« Être à distance », le nouveau roman de la romancière chilienne Carla Guelfenbein

Actes Sud nous propose en ce début d’année la traduction du dernier roman de Carla Guelfenbein, Être à distance, où deux jeunes personnages font connaissance au chevet d’une vieille écrivaine octogénaire plongée dans le coma à la suite d’une chute, sans doute accidentelle, dans son escalier. À ce duo va s’agréger un vieux poète mondialement connu, Chilien vivant à Paris et, semble-t-il, très intime dans le passé avec la romancière. Peu à peu le lecteur découvre les failles, les secrets, les zones d’ombre et les expériences douloureuses de chacun dans un récit bien mené et palpitant.

Au centre du roman apparaît Vera Sigall, « l’écrivaine culte » âgée de 80 ans, plongée dans un coma artificiel à l’hôpital, à la suite d’une mauvaise chute dans l’escalier intérieur de sa maison. Elle a été trouvée par Daniel, son voisin et ami, architecte proche de la quarantaine.

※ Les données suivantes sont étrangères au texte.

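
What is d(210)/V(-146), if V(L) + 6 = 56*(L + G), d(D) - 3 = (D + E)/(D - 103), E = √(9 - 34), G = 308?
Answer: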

C’est un homme idéaliste, rêveur, marié à une jeune femme pragmatique et ambitieuse, Gracia, qui lui reproche son inaction : il a gagné en effet un marché public pour construire un musée mais il attend depuis plus d’un an la réalisation de ce projet visiblement enterré dans un bureau. Elle lui reproche également son intimité avec la vieille dame et ses journées passées en compagnie de Vera, à ne rien entreprendre.

Daniel, depuis l’accident, demeure à la clinique presque tous les jours, entre la salle d’attente et la chambre où repose la romancière, lui parlant pendant des heures. C’est là qu’il fait la connaissance d’une étrange jeune fille nommée Emilia, franco-chilienne arrivée de France pour finir sa thèse sur l’œuvre de Vera. Elle souffre d’un trouble psychosomatique handicapant, et ne supporte aucun contact physique. Cependant elle va peu à peu tisser avec Daniel des liens de plus en plus forts qui finiront par bouleverser totalement leur destin. Mêlé à ces deux voix, chapitre après chapitre, s’intercale le récit, confession à la première personne, d’Horatio Infante, poète de 84 ans vivant ses dernières années à Paris. Il explique sa rencontre dans les années cinquante avec Vera, le lent développement de leur relation amoureuse puis la fin de leur passion, le tout mêlé aux affres de la création.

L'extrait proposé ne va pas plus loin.